Some Gene Therapy Clinical Trials Have Been Suspended And Ethical And Social Issues Relating To Genetic Testing May Cause Regulatory Authorities To Increase The Regulation Of Gene Therapy Clinical Trials.

 

Due to recent adverse events that have occurred during gene therapy clinical trials conducted by other biotechnology and pharmaceutical companies and institutions, the Federal government, the EMEA, the FDA, industry organizations, and institutions conducting gene therapy clinical trials have grown increasingly concerned about the safety of these clinical trials. An increased concern over gene therapy trials generally may lead the EMEA, the FDA or other regulatory agencies to impose further regulation on gene therapy clinical trials.
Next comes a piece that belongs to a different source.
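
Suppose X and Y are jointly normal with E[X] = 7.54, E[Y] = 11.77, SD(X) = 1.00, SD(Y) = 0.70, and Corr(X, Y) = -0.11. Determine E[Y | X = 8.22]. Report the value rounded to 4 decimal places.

11.7176

The regression of Y on X has slope ρ·σ_Y/σ_X and passes through (μ_X, μ_Y).
E[Y | X=8.22] = 11.77 + (-0.11)·(0.70/1.00)·(8.22 − (7.54)) = 11.77 + (-0.077)·(0.68) = 11.7176.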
If further regulations are imposed on gene therapy research generally, the delays and costs involved in complying with such regulations may impair our ability to complete clinical trials already in progress and to conduct gene therapy clinical trials in the future.

 

We May Be Exposed To Product Liability Claims And May Not Be Able To Obtain Adequate Product Liability Insurance.

 

Our business exposes us to the risk of product liability claims that is inherent in the manufacturing, testing, and marketing of human therapeutic products. Our clinical trial liability insurance is subject to deductibles and coverage limitations. We do not currently have any product liability insurance. We may not be able to obtain or maintain insurance on acceptable terms or at all. Moreover, any insurance that we do obtain may not provide adequate protection against potential liabilities. If we are unable to obtain insurance at acceptable cost or otherwise protect against potential product liability claims, we will be exposed to significant liabilities, which may materially and adversely affect our business and financial position. These liabilities could prevent or interfere with our product commercialization efforts.